I agree completely that eszett is a letter and that the "new orthography" give clear and concise rules for when ss and ß are supposed to be used in German, in Germany since 1996.

In practice, how is fussball.de pronounced?  Of course that site likely picked ss instead of the correct spelling because ASCII didn't allow eszett.  I think most Germans would recognize ss instead of ß as a widely recognized alternate spelling of words using eszett.

IDN is attempting to support International domain names, hopefully consistently.

* Eszett has a long history of alternately being spelled with ss.  You even used to see "strasse" on some German street signs (yes, spelling reform has caused signs to be reprinted)
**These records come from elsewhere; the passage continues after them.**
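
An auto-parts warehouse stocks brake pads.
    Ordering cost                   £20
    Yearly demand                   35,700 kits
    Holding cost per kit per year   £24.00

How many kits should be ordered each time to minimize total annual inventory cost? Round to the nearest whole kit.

EOQ = √(2DS/H) = √(2 × 35,700 × 20 / 24)
    = √(59,500.00) ≈ 243.93

244 kits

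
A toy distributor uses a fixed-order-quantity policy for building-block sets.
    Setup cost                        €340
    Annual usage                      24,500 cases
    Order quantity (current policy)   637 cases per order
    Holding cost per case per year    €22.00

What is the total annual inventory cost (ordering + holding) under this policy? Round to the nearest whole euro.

Orders/yr = 24,500/637 = 38.462; ordering cost = 38.462 × €340 = €13,076.92
Average inventory = 637/2 = 318.5; holding cost = 318.5 × €22 = €7,007.00
Total = €13,076.92 + €7,007.00 = €20,083.92

€20,084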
* What happens to a business with a pre-1996 spelling of its name?

* The IDN standard is, I believe, International.  A swiss user can type fussball.com and a german user type fußball.com.  Are we really taking the stand that the same word, in the same language, should go to a different place just because someone might confuse masse with maße?  We never promised all words would be registered.  I can't register "shift.com" for garmets, "shift.com" for a worker's overtime rights group, and "shift.com" for a moving organization.

* Assuming that I want a german domain name, am I truely going to limit myself to the ß spelling?  I cannot imagine, whether I was masse.de or maße.de, not registering both names.  If nothing else, I may have swiss customers.
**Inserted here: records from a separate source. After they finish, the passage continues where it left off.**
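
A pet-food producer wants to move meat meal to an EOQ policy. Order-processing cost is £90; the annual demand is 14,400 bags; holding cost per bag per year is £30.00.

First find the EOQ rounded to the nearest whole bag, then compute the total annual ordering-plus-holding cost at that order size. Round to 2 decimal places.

Q* = √(2·D·S / H) = √(2·14,400·90 / 30) = √86,400.0 ≈ 293.94 → Q = 294 bags
Ordering: D/Q × S = 14,400/294 × £90 = £4,408.16
Holding:  Q/2 × H = 294/2 × £30 = £4,410.00
Total = £4,408.16 + £4,410.00 = £8,818.16

£8,818.16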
* If everyone is going to "bundle" the names anyway, then why break 2003 just to force them to bundle.  Sure, the registrars may not prebundle the names, but as a user I certainly would.

* What happens to the existing ss names that should be spelled ß?  What happens when someone else beats fussball.de to fußball.de?  Are we going to force the registrars to pre-bundle or block those URLs?

Some of those points must be new points, or at least ignored points.  If nothing else the last question "how do we expect existing fußball mappings to be migrated" hasn't been answered that I'm aware of.

The goal of name services is to provide a pointer to a server.  IDNA2003 already allows that with ß.  Maße.de goes to a server.  It is nearly irrelevent that masse.de also goes to the same server since AAA.com for the auto club and AAA.com for my local plumbers also would go to the same server.  Same with "shift" or any English homograph.  It cannot possibly be a requirement that everyone get their perfect name.

Assuming that ß were allowed and someone wants to register "Maße.de", what would happen if it were already taken?  Worst case they'd say "bummer, I need a different name" and try again with something else.  Is that so bad?  It happens thousands of times a day in ASCII.  At this point it is pretty irrelevent whether they were blocked by masse.de or an existing maße.de.

The only problem I see with ß and IDNA2003 is that if I do a reverse DNS lookup on the name, then I end up with the non-standard (unless I'm swiss) spelling.  Still common enough that users can easily read it, but non-standard enough that spelling teachers would likely frown.  I am not at all sure that solving that reverse lookup/display problem is worth breaking IDNA2003 and confusing Swiss-German / German-German interoperability.

IDNA2003 "freaked out" with a minor bug in the Unicode normalization standard that caused a minor ambiguacy in character sequences that weren't even linguistically possible, in any language.  The response was to get Unicode to create Corrigendum #5 for UAX#15 because the breaking behavior was intolerable.  Yet breaking the behavior of IDNA2003 for an existing sequence that is commonly used (fußball.de) and valuable, at least to some users, is acceptable?

So, specific, new questions:
* Do we believe that users (or registrars) are NOT going to bundle these names anyway when getting new names?
* How is migration going to happen for users like fussball.de?
* Do we feel that there are going to be no Swiss-German/German-German interoperability issues because of this change?

-Shawn

Note: There was a question regarding ss and ß in comparisons.  Both Google and bing seem to return results for either spelling.  (I think the compare equal there, or else I was just getting lucky and keywords are added in both forms).